Saturday, June 20, 2009

Mark Strand (reminds me of Anwar Sadat). Part II on slam & performance poetry reviews


A few years ago I went to see Mark Strand read at the Cornelia Street Cafe. I would be happy to observe Mark Strand pouring over a train schedule or working through one of Pound's Cantos, but, in fact, Mark Strand was to read aloud his poetry.


Of which I am a great fan, or at least a fan, how great am I, after all, well, not very. I was not disappointed. As Octavio Paz has written, “Mark Strand has chosen the negative path, with loss as the first step towards fullness: it is also the opening to a transparent verbal perfection.”


Prepared though I was to be charmed by verse, I was unprepared to be charmed by Strand. I'd never seen him in person. When the saucy, yes saucy, cocktail waitress drew near him—he was onstage at this point—he gave her a look, the like of which I have not seen since that photo with Anwar Sadat and Richard M. Nixon.


Sometime in the early seventies, Nixon went to Egypt. Sadat, Egypt's president and a great man, offered entertainment worthy of visiting dignitaries. Belly dancing. The photograph, from Life or Time, revealed a remarkably uncomfortable, even for him, Nixon, while the look on Sadat's face was, hmmmmm, appreciative


In our touchy times, and I'm okay with touchy, I am called to emphasize that in no way am I saying the visionary Sadat, later tragically assassinated, was improper. He was, however, human, and clearly able to enjoy what was before him.

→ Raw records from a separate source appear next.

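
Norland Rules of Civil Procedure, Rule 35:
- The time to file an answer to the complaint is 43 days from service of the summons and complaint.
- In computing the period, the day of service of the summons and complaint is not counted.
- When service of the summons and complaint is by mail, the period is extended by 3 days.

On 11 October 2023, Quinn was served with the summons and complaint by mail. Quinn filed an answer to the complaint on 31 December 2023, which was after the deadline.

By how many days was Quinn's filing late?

35 days

43 days after 11 October 2023 is November 23, 2023.
Service was by mail, adding 3 days: November 23, 2023 + 3 days = November 26, 2023.
The deadline is November 26, 2023; from November 26, 2023 to December 31, 2023 is 35 days.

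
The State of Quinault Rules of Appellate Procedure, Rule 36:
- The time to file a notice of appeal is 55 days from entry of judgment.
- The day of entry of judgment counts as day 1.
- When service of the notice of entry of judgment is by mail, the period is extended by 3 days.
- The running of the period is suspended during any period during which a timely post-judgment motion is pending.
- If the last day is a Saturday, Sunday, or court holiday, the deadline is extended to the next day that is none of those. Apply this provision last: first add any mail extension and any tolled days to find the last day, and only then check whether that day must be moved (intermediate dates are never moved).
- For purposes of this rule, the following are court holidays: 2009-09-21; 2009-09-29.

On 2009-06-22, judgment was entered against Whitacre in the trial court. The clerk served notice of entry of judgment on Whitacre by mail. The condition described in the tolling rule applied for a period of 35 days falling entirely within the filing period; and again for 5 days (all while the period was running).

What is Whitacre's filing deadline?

September 28, 2009

Counting 2009-06-22 as day 1, day 55 is August 15, 2009.
Service was by mail, adding 3 days: August 15, 2009 + 3 days = August 18, 2009.
Tolling adds 35 days: August 18, 2009 + 35 days = September 22, 2009.
Tolling adds 5 days: September 22, 2009 + 5 days = September 27, 2009.
September 27, 2009 is Sunday. The next qualifying day is September 28, 2009.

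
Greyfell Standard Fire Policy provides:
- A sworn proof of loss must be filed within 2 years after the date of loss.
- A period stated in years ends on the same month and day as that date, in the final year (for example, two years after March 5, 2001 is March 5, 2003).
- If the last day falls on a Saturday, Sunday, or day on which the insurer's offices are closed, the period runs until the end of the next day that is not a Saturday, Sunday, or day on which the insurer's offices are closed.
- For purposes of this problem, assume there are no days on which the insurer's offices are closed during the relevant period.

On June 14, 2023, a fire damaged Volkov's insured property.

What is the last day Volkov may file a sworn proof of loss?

2 years after June 14, 2023 is June 14, 2025.
June 14, 2025 is Saturday; June 15, 2025 is Sunday. The next qualifying day is June 16, 2025.

June 16, 2025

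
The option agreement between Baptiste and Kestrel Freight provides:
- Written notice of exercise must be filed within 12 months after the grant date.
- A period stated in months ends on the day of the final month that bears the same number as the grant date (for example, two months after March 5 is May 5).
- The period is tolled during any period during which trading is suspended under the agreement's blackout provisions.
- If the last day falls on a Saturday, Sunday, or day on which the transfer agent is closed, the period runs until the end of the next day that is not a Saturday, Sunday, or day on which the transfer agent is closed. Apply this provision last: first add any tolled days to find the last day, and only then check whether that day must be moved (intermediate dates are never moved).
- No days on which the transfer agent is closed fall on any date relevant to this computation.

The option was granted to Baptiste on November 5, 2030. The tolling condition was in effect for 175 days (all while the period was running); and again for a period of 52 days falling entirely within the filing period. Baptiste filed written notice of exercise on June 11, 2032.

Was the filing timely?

12 months after November 5, 2030 is November 5, 2031.
Tolling adds 175 days: November 5, 2031 + 175 days = April 28, 2032.
Tolling adds 52 days: April 28, 2032 + 52 days = June 19, 2032.
June 19, 2032 is Saturday; June 20, 2032 is Sunday. The next qualifying day is June 21, 2032.
The deadline is June 21, 2032; the filing on June 11, 2032 is on or before that date.

Yes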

Strand's face when the waitress approached to see if he wanted a refill. It was a, Send her to my room look. Sometime this Spring I went to see Strand read, alongside other poets, at the Bowery Poetry Club in an evening designed to mix writers of his ilk, i.e., Poetry Society of America members, however they're elected, etc., with high school performance poets. It was a great evening.

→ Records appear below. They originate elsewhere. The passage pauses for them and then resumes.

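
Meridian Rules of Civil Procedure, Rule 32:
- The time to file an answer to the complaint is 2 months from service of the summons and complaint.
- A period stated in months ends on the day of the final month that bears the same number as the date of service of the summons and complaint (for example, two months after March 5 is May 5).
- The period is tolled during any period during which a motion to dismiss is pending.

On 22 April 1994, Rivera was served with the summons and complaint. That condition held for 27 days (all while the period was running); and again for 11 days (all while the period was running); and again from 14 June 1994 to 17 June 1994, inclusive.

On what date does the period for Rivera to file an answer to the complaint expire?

2 months after 22 April 1994 is June 22, 1994.
Tolling adds 27 days: June 22, 1994 + 27 days = July 19, 1994.
Tolling adds 11 days: July 19, 1994 + 11 days = July 30, 1994.
From June 14, 1994 through June 17, 1994 inclusive is 4 days; tolling adds 4 days: July 30, 1994 + 4 days = August 3, 1994.

August 3, 1994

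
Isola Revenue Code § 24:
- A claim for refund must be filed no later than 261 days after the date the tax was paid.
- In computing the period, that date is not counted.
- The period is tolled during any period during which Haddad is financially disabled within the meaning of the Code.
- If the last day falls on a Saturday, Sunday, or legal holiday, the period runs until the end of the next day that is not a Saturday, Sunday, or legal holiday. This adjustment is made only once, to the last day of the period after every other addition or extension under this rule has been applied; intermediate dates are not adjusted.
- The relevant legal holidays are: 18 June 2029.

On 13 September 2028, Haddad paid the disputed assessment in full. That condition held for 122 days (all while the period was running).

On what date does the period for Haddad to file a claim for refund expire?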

What impressed me most that night was the quality of performance poetry. Not all the young poets had me reevaluating the form, just as not all poets at an open mic are a call to reevaluate poetry. (Just as not all prizewinners . . . ) But there were two young women, both about to head off to college, I believe, who were extremely gifted. Images, rhythms, timing. Performance.


I didn't remember those two until after I posted my blog last night, about performance poetry and its reviewers. I gotta say, reviewers, step up. It's a new world (or a constantly self-reinventing one). Thoughtful reviewers will be rewarded with images of Strand, Sadat or belly dancers.